Even though she is political science major who just took her LSATS. The “we must take a picture girl” every so often unleashes her alter ego. She morphs from “Sex and the City” quote machine into a hipster, art student from Brooklyn who enjoys black coffee, American spirit cigarettes and The Kings of Leon.
Her collection of photographs contains pictures of sunsets, rear view mirrors, and shots of the reflection of her friend’s aviator glasses. She will explain to you how meaningful her photography is to her and how deep they make her feel.
Unless you want every moment of your drunken night documented for the world to see on Facebook or be asked to take part in her fake art project, I would advise Campus Socialites to keep a safe distance from this breed of woman.
The Woo Girl –
A “Woo Girl” is a college-aged female, who drinks to excess and is commonly heard screaming, “woooo” when something favorable occurs. Woo Girls let out their loudest “woo calls” for free shots, Journey’s “Don’t Stop Believing,” and strapping young lads like myself.
The Woo Girl can be found in all sorts of watering holes but they seem to flock most to low-key establishments where the drinks are cheap and sound of house music and top 40 rap is plentiful. Woo Girls can often be seen wearing cowboy hats and promiscuous outfits that leave little to the imagination. Though “Woo girls” are a close knit group of friends, they can be often heard affectionately referring to each other as bitches, hoes, and skanks.
The Woo Girl is outwardly quite confident but some amount of her blustery bravado comes from liquid courage and the fact that she travels in packs. While she may think of herself as a proper example of a 21st century strong, independent woman, her esprit de femme comes more from the Spice Girls school of Girl Power. Though often single, the Woo Girl has a tendency to internally define herself by her romantic interactions.

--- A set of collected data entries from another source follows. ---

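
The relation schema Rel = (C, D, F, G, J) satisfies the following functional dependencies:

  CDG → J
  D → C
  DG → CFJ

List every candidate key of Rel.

(D, G)

{D, G}⁺: D→C adds C; DG→CFJ adds F, J → {C, D, F, G, J}. Minimal: {G}⁺ = {G}; {D}⁺ = {C, D} — none reach the full schema.
No other minimal superkey exists.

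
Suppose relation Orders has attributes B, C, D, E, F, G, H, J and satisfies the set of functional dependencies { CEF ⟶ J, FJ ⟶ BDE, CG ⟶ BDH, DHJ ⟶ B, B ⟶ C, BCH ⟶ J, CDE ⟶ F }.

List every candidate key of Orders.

BEG, BFG, CEG, CFG, FGJ, DEGHJ

Attribute G never appears on the right-hand side of any dependency, so G must belong to every candidate key.
{G}⁺ = {G}, which is not all of the schema, so we must add further attributes.
{B, E, G}⁺: B→C adds C; CG→BDH adds D, H; BCH→J adds J; CDE→F adds F → {B, C, D, E, F, G, H, J}. Minimal: {E, G}⁺ = {E, G}; {B, G}⁺ = {B, C, D, G, H, J}; {B, E}⁺ = {B, C, E} — none reach the full schema.
{B, F, G}⁺: B→C adds C; CG→BDH adds D, H; BCH→J adds J; FJ→BDE adds E → {B, C, D, E, F, G, H, J}. Minimal: {F, G}⁺ = {F, G}; {B, G}⁺ = {B, C, D, G, H, J}; {B, F}⁺ = {B, C, F} — none reach the full schema.
{C, E, G}⁺: CG→BDH adds B, D, H; BCH→J adds J; CDE→F adds F → {B, C, D, E, F, G, H, J}. Minimal: {E, G}⁺ = {E, G}; {C, G}⁺ = {B, C, D, G, H, J}; {C, E}⁺ = {C, E} — none reach the full schema.
{C, F, G}⁺: CG→BDH adds B, D, H; BCH→J adds J; FJ→BDE adds E → {B, C, D, E, F, G, H, J}. Minimal: {F, G}⁺ = {F, G}; {C, G}⁺ = {B, C, D, G, H, J}; {C, F}⁺ = {C, F} — none reach the full schema.
{F, G, J}⁺: FJ→BDE adds B, D, E; B→C adds C; CG→BDH adds H → {B, C, D, E, F, G, H, J}. Minimal: {G, J}⁺ = {G, J}; {F, J}⁺ = {B, C, D, E, F, J}; {F, G}⁺ = {F, G} — none reach the full schema.
{D, E, G, H, J}⁺: DHJ→B adds B; B→C adds C; CDE→F adds F → {B, C, D, E, F, G, H, J}. Minimal: {E, G, H, J}⁺ = {E, G, H, J}; {D, G, H, J}⁺ = {B, C, D, G, H, J}; {D, E, H, J}⁺ = {B, C, D, E, F, H, J}; … — none reach the full schema.
Any other superkey contains one of these as a subset, so there are no further candidate keys.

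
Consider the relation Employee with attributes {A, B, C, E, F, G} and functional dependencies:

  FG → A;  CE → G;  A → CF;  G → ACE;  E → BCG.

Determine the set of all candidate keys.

(E); (G)

{E}⁺: E→BCG adds B, C, G; G→ACE adds A; A→CF adds F → {A, B, C, E, F, G}.
{G}⁺: G→ACE adds A, C, E; E→BCG adds B; A→CF adds F → {A, B, C, E, F, G}.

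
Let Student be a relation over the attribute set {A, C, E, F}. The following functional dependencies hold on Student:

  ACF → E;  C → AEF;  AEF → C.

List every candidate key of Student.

{C}⁺: C→AEF adds A, E, F → {A, C, E, F}.
{A, E, F}⁺: AEF→C adds C → {A, C, E, F}.

(C), (A, E, F)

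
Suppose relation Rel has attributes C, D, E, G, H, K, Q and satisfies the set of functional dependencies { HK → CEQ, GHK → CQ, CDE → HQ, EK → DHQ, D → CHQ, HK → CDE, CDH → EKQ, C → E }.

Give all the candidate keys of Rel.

Attribute G never appears on the right-hand side of any dependency, so G must belong to every candidate key.
{G}⁺ = {G}, which is not all of the schema, so we must add further attributes.
{D, G}⁺: D→CHQ adds C, H, Q; CDH→EKQ adds E, K → {C, D, E, G, H, K, Q}. Minimal: {G}⁺ = {G}; {D}⁺ = {C, D, E, H, K, Q} — none reach the full schema.
{C, G, K}⁺: C→E adds E; EK→DHQ adds D, H, Q → {C, D, E, G, H, K, Q}. Minimal: {G, K}⁺ = {G, K}; {C, K}⁺ = {C, D, E, H, K, Q}; {C, G}⁺ = {C, E, G} — none reach the full schema.
{E, G, K}⁺: EK→DHQ adds D, H, Q; D→CHQ adds C → {C, D, E, G, H, K, Q}. Minimal: {G, K}⁺ = {G, K}; {E, K}⁺ = {C, D, E, H, K, Q}; {E, G}⁺ = {E, G} — none reach the full schema.
{G, H, K}⁺: HK→CEQ adds C, E, Q; EK→DHQ adds D → {C, D, E, G, H, K, Q}. Minimal: {H, K}⁺ = {C, D, E, H, K, Q}; {G, K}⁺ = {G, K}; {G, H}⁺ = {G, H} — none reach the full schema.
Any other superkey contains one of these as a subset, so there are no further candidate keys.

{D, G}, {C, G, K}, {E, G, K}, {G, H, K}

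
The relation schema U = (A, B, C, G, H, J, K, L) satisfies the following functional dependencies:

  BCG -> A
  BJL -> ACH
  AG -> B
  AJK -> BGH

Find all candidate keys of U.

(A, J, K, L), (B, J, K, L)

Attributes J, K, L never appear on any right-hand side, so every candidate key must contain {J, K, L}.
{J, K, L}⁺ = {J, K, L}, which is not all of the schema, so we must add further attributes.
{A, J, K, L}⁺: AJK→BGH adds B, G, H; BJL→ACH adds C → {A, B, C, G, H, J, K, L}. Minimal: {J, K, L}⁺ = {J, K, L}; {A, K, L}⁺ = {A, K, L}; {A, J, L}⁺ = {A, J, L}; … — none reach the full schema.
{B, J, K, L}⁺: BJL→ACH adds A, C, H; AJK→BGH adds G → {A, B, C, G, H, J, K, L}. Minimal: {J, K, L}⁺ = {J, K, L}; {B, K, L}⁺ = {B, K, L}; {B, J, L}⁺ = {A, B, C, H, J, L}; … — none reach the full schema.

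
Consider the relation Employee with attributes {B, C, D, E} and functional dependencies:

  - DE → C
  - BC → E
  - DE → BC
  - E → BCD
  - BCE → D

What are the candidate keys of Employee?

{E}, {B, C}

{E}⁺: E→BCD adds B, C, D → {B, C, D, E}.
{B, C}⁺: BC→E adds E; E→BCD adds D → {B, C, D, E}. Minimal: {C}⁺ = {C}; {B}⁺ = {B} — none reach the full schema.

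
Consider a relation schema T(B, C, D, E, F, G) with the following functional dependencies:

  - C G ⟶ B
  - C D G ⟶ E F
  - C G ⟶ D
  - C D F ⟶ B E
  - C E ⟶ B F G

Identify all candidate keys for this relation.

Attribute C never appears on the right-hand side of any dependency, so C must belong to every candidate key.
{C}⁺ = {C}, which is not all of the schema, so we must add further attributes.
{C, E}⁺: CE→BFG adds B, F, G; CG→D adds D → {B, C, D, E, F, G}. Minimal: {E}⁺ = {E}; {C}⁺ = {C} — none reach the full schema.
{C, G}⁺: CG→B adds B; CG→D adds D; CDG→EF adds E, F → {B, C, D, E, F, G}. Minimal: {G}⁺ = {G}; {C}⁺ = {C} — none reach the full schema.
{C, D, F}⁺: CDF→BE adds B, E; CE→BFG adds G → {B, C, D, E, F, G}. Minimal: {D, F}⁺ = {D, F}; {C, F}⁺ = {C, F}; {C, D}⁺ = {C, D} — none reach the full schema.
Any other superkey contains one of these as a subset, so there are no further candidate keys.

{C, E}, {C, G}, {C, D, F}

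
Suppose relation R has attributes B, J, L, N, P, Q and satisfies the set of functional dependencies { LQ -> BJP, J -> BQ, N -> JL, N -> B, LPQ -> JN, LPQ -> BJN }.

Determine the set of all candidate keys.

{N}⁺: N→JL adds J, L; N→B adds B; J→BQ adds Q; LQ→BJP adds P → {B, J, L, N, P, Q}.
{J, L}⁺: J→BQ adds B, Q; LQ→BJP adds P; LPQ→JN adds N → {B, J, L, N, P, Q}.
{L, Q}⁺: LQ→BJP adds B, J, P; LPQ→JN adds N → {B, J, L, N, P, Q}.
Any other superkey contains one of these as a subset, so there are no further candidate keys.

{N}; {J, L}; {L, Q}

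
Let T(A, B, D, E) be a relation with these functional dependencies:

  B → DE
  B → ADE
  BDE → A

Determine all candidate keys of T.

{B}⁺: B→DE adds D, E; B→ADE adds A → {A, B, D, E}.
No other minimal superkey exists.

{B}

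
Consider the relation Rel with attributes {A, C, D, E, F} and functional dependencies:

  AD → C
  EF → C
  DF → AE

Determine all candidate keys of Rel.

(D, F)

Attributes D, F never appear on any right-hand side, so every candidate key must contain {D, F}.
{D, F}⁺ = {A, C, D, E, F}, which is all of the schema, so {D, F} is the only candidate key.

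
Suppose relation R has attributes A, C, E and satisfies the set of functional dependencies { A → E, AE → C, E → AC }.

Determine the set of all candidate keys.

{A}⁺: A→E adds E; AE→C adds C → {A, C, E}.
{E}⁺: E→AC adds A, C → {A, C, E}.
Any other superkey contains one of these as a subset, so there are no further candidate keys.

(A); (E)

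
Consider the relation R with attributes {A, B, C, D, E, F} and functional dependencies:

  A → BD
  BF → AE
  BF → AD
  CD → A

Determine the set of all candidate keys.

{A, C, F}, {B, C, F}, {C, D, F}

Attributes C, F never appear on any right-hand side, so every candidate key must contain {C, F}.
{C, F}⁺ = {C, F}, which is not all of the schema, so we must add further attributes.
{A, C, F}⁺: A→BD adds B, D; BF→AE adds E → {A, B, C, D, E, F}. Minimal: {C, F}⁺ = {C, F}; {A, F}⁺ = {A, B, D, E, F}; {A, C}⁺ = {A, B, C, D} — none reach the full schema.
{B, C, F}⁺: BF→AE adds A, E; BF→AD adds D → {A, B, C, D, E, F}. Minimal: {C, F}⁺ = {C, F}; {B, F}⁺ = {A, B, D, E, F}; {B, C}⁺ = {B, C} — none reach the full schema.
{C, D, F}⁺: CD→A adds A; A→BD adds B; BF→AE adds E → {A, B, C, D, E, F}. Minimal: {D, F}⁺ = {D, F}; {C, F}⁺ = {C, F}; {C, D}⁺ = {A, B, C, D} — none reach the full schema.
Any other superkey contains one of these as a subset, so there are no further candidate keys.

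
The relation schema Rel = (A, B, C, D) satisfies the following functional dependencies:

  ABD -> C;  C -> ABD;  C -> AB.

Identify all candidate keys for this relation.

{C}⁺: C→ABD adds A, B, D → {A, B, C, D}.
{A, B, D}⁺: ABD→C adds C → {A, B, C, D}. Minimal: {B, D}⁺ = {B, D}; {A, D}⁺ = {A, D}; {A, B}⁺ = {A, B} — none reach the full schema.
Any other superkey contains one of these as a subset, so there are no further candidate keys.

{C}; {A, B, D}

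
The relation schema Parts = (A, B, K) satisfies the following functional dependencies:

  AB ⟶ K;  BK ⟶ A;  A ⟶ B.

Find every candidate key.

{A}⁺: A→B adds B; AB→K adds K → {A, B, K}.
{B, K}⁺: BK→A adds A → {A, B, K}. Minimal: {K}⁺ = {K}; {B}⁺ = {B} — none reach the full schema.
Any other superkey contains one of these as a subset, so there are no further candidate keys.

(A), (B, K)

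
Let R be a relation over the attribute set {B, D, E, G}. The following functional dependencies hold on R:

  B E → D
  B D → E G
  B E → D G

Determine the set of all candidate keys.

{B, D}, {B, E}

Attribute B never appears on the right-hand side of any dependency, so B must belong to every candidate key.
{B}⁺ = {B}, which is not all of the schema, so we must add further attributes.
{B, D}⁺: BD→EG adds E, G → {B, D, E, G}. Minimal: {D}⁺ = {D}; {B}⁺ = {B} — none reach the full schema.
{B, E}⁺: BE→D adds D; BD→EG adds G → {B, D, E, G}. Minimal: {E}⁺ = {E}; {B}⁺ = {B} — none reach the full schema.
Any other superkey contains one of these as a subset, so there are no further candidate keys.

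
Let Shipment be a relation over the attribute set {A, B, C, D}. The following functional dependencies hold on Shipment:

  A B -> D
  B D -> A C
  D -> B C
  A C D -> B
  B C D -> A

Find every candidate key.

{D}⁺: D→BC adds B, C; BCD→A adds A → {A, B, C, D}.
{A, B}⁺: AB→D adds D; BD→AC adds C → {A, B, C, D}. Minimal: {B}⁺ = {B}; {A}⁺ = {A} — none reach the full schema.

{D}; {A, B}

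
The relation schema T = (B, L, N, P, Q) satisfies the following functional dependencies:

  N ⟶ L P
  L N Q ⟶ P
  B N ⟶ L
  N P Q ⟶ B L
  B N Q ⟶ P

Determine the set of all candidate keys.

Attributes N, Q never appear on any right-hand side, so every candidate key must contain {N, Q}.
{N, Q}⁺ = {B, L, N, P, Q}, which is all of the schema, so {N, Q} is the only candidate key.

{N, Q}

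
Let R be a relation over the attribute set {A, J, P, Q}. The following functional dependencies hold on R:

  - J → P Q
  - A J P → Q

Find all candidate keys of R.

Attributes A, J never appear on any right-hand side, so every candidate key must contain {A, J}.
{A, J}⁺ = {A, J, P, Q}, which is all of the schema, so {A, J} is the only candidate key.

AJ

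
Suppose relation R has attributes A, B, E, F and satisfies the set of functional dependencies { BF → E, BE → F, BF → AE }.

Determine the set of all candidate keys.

(B, E); (B, F)

Attribute B never appears on the right-hand side of any dependency, so B must belong to every candidate key.
{B}⁺ = {B}, which is not all of the schema, so we must add further attributes.
{B, E}⁺: BE→F adds F; BF→AE adds A → {A, B, E, F}. Minimal: {E}⁺ = {E}; {B}⁺ = {B} — none reach the full schema.
{B, F}⁺: BF→E adds E; BF→AE adds A → {A, B, E, F}. Minimal: {F}⁺ = {F}; {B}⁺ = {B} — none reach the full schema.
Any other superkey contains one of these as a subset, so there are no further candidate keys.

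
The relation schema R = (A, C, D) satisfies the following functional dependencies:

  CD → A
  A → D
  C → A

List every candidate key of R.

Attribute C never appears on the right-hand side of any dependency, so C must belong to every candidate key.
{C}⁺ = {A, C, D}, which is all of the schema, so {C} is the only candidate key.

{C}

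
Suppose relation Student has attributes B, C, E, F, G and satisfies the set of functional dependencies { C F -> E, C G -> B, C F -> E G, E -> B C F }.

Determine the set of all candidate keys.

{E}, {C, F}

{E}⁺: E→BCF adds B, C, F; CF→EG adds G → {B, C, E, F, G}.
{C, F}⁺: CF→E adds E; CF→EG adds G; E→BCF adds B → {B, C, E, F, G}. Minimal: {F}⁺ = {F}; {C}⁺ = {C} — none reach the full schema.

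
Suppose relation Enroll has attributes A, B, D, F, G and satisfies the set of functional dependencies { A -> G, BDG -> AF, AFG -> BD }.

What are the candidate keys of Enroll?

{A, F}⁺: A→G adds G; AFG→BD adds B, D → {A, B, D, F, G}. Minimal: {F}⁺ = {F}; {A}⁺ = {A, G} — none reach the full schema.
{A, B, D}⁺: A→G adds G; BDG→AF adds F → {A, B, D, F, G}. Minimal: {B, D}⁺ = {B, D}; {A, D}⁺ = {A, D, G}; {A, B}⁺ = {A, B, G} — none reach the full schema.
{B, D, G}⁺: BDG→AF adds A, F → {A, B, D, F, G}. Minimal: {D, G}⁺ = {D, G}; {B, G}⁺ = {B, G}; {B, D}⁺ = {B, D} — none reach the full schema.
Any other superkey contains one of these as a subset, so there are no further candidate keys.

AF, ABD, BDG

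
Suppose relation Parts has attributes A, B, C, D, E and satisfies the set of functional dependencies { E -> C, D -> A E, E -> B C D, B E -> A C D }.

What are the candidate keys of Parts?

{D}⁺: D→AE adds A, E; E→BCD adds B, C → {A, B, C, D, E}.
{E}⁺: E→C adds C; E→BCD adds B, D; BE→ACD adds A → {A, B, C, D, E}.
Any other superkey contains one of these as a subset, so there are no further candidate keys.

D, E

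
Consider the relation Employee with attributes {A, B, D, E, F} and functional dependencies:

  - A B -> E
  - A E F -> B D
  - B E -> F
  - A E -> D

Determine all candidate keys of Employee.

Attribute A never appears on the right-hand side of any dependency, so A must belong to every candidate key.
{A}⁺ = {A}, which is not all of the schema, so we must add further attributes.
{A, B}⁺: AB→E adds E; BE→F adds F; AE→D adds D → {A, B, D, E, F}.
{A, E, F}⁺: AEF→BD adds B, D → {A, B, D, E, F}.

{A, B}; {A, E, F}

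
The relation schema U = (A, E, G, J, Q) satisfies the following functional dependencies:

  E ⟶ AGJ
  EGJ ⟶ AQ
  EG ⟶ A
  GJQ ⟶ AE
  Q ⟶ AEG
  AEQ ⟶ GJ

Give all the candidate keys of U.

(E); (Q)

{E}⁺: E→AGJ adds A, G, J; EGJ→AQ adds Q → {A, E, G, J, Q}.
{Q}⁺: Q→AEG adds A, E, G; AEQ→GJ adds J → {A, E, G, J, Q}.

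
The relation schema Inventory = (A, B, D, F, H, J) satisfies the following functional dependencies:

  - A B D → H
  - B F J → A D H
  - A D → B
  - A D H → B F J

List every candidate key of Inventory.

{A, D}⁺: AD→B adds B; ABD→H adds H; ADH→BFJ adds F, J → {A, B, D, F, H, J}.
{B, F, J}⁺: BFJ→ADH adds A, D, H → {A, B, D, F, H, J}.
Any other superkey contains one of these as a subset, so there are no further candidate keys.

(A, D), (B, F, J)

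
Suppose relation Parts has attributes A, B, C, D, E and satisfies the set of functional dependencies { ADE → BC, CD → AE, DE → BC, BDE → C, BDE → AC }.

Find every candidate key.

Attribute D never appears on the right-hand side of any dependency, so D must belong to every candidate key.
{D}⁺ = {D}, which is not all of the schema, so we must add further attributes.
{C, D}⁺: CD→AE adds A, E; DE→BC adds B → {A, B, C, D, E}. Minimal: {D}⁺ = {D}; {C}⁺ = {C} — none reach the full schema.
{D, E}⁺: DE→BC adds B, C; BDE→AC adds A → {A, B, C, D, E}. Minimal: {E}⁺ = {E}; {D}⁺ = {D} — none reach the full schema.

CD, DE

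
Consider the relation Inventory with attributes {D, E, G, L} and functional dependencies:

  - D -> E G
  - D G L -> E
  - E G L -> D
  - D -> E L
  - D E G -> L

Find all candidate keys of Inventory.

{D}; {E, G, L}

{D}⁺: D→EG adds E, G; D→EL adds L → {D, E, G, L}.
{E, G, L}⁺: EGL→D adds D → {D, E, G, L}. Minimal: {G, L}⁺ = {G, L}; {E, L}⁺ = {E, L}; {E, G}⁺ = {E, G} — none reach the full schema.
Any other superkey contains one of these as a subset, so there are no further candidate keys.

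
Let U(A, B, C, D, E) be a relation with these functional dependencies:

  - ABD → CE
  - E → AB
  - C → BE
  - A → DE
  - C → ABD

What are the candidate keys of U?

{A}, {C}, {E}

{A}⁺: A→DE adds D, E; E→AB adds B; ABD→CE adds C → {A, B, C, D, E}.
{C}⁺: C→BE adds B, E; C→ABD adds A, D → {A, B, C, D, E}.
{E}⁺: E→AB adds A, B; A→DE adds D; ABD→CE adds C → {A, B, C, D, E}.
Any other superkey contains one of these as a subset, so there are no further candidate keys.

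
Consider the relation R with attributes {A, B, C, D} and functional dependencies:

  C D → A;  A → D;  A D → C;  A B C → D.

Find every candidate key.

(A, B); (B, C, D)

Attribute B never appears on the right-hand side of any dependency, so B must belong to every candidate key.
{B}⁺ = {B}, which is not all of the schema, so we must add further attributes.
{A, B}⁺: A→D adds D; AD→C adds C → {A, B, C, D}. Minimal: {B}⁺ = {B}; {A}⁺ = {A, C, D} — none reach the full schema.
{B, C, D}⁺: CD→A adds A → {A, B, C, D}. Minimal: {C, D}⁺ = {A, C, D}; {B, D}⁺ = {B, D}; {B, C}⁺ = {B, C} — none reach the full schema.
Any other superkey contains one of these as a subset, so there are no further candidate keys.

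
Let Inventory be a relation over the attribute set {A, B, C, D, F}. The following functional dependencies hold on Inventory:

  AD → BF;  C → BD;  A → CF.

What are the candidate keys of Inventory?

Attribute A never appears on the right-hand side of any dependency, so A must belong to every candidate key.
{A}⁺ = {A, B, C, D, F}, which is all of the schema, so {A} is the only candidate key.

A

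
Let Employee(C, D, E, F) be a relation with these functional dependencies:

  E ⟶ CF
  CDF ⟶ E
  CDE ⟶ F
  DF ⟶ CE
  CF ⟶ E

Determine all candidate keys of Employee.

DE, DF

{D, E}⁺: E→CF adds C, F → {C, D, E, F}. Minimal: {E}⁺ = {C, E, F}; {D}⁺ = {D} — none reach the full schema.
{D, F}⁺: DF→CE adds C, E → {C, D, E, F}. Minimal: {F}⁺ = {F}; {D}⁺ = {D} — none reach the full schema.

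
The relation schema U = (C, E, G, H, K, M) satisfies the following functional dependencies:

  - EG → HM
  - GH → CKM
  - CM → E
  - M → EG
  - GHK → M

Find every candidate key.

M; EG; GH

{M}⁺: M→EG adds E, G; EG→HM adds H; GH→CKM adds C, K → {C, E, G, H, K, M}.
{E, G}⁺: EG→HM adds H, M; GH→CKM adds C, K → {C, E, G, H, K, M}. Minimal: {G}⁺ = {G}; {E}⁺ = {E} — none reach the full schema.
{G, H}⁺: GH→CKM adds C, K, M; CM→E adds E → {C, E, G, H, K, M}. Minimal: {H}⁺ = {H}; {G}⁺ = {G} — none reach the full schema.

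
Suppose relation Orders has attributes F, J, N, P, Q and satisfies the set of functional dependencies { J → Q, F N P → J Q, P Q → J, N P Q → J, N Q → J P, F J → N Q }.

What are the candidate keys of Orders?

(F, J); (F, N, P); (F, N, Q); (F, P, Q)

Attribute F never appears on the right-hand side of any dependency, so F must belong to every candidate key.
{F}⁺ = {F}, which is not all of the schema, so we must add further attributes.
{F, J}⁺: J→Q adds Q; FJ→NQ adds N; NQ→JP adds P → {F, J, N, P, Q}. Minimal: {J}⁺ = {J, Q}; {F}⁺ = {F} — none reach the full schema.
{F, N, P}⁺: FNP→JQ adds J, Q → {F, J, N, P, Q}. Minimal: {N, P}⁺ = {N, P}; {F, P}⁺ = {F, P}; {F, N}⁺ = {F, N} — none reach the full schema.
{F, N, Q}⁺: NQ→JP adds J, P → {F, J, N, P, Q}. Minimal: {N, Q}⁺ = {J, N, P, Q}; {F, Q}⁺ = {F, Q}; {F, N}⁺ = {F, N} — none reach the full schema.
{F, P, Q}⁺: PQ→J adds J; FJ→NQ adds N → {F, J, N, P, Q}. Minimal: {P, Q}⁺ = {J, P, Q}; {F, Q}⁺ = {F, Q}; {F, P}⁺ = {F, P} — none reach the full schema.
Any other superkey contains one of these as a subset, so there are no further candidate keys.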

Few things are certain in life outside of death, taxes, and at least one Woo Girl blowing chunks in the course of an evening. No need to worry though as Woo Girls have perfected the art of team vomiting. A slew of Woo Girls huddle around their fallen comrade, each with a specific responsibility. The bravest of them, holds back the hair of the puking girl, understanding that her shoes may become collateral damage due to the inevitable bowl splatter. The others, in unison, begin a rapid fire of uplifting comments to prevent the struggling Woo from letting the water works flow.
Woo Girls do put up a confident front. However there is much wackiness behind the head-splitting cries of “WOOOOO!” Don’t write off a Woo Girl on appearances alone, just get wasted enough to where you are willing to “Woo!” along with them. A strong sounding “Woo” in unison with a bona fide Woo Girl can go a long way.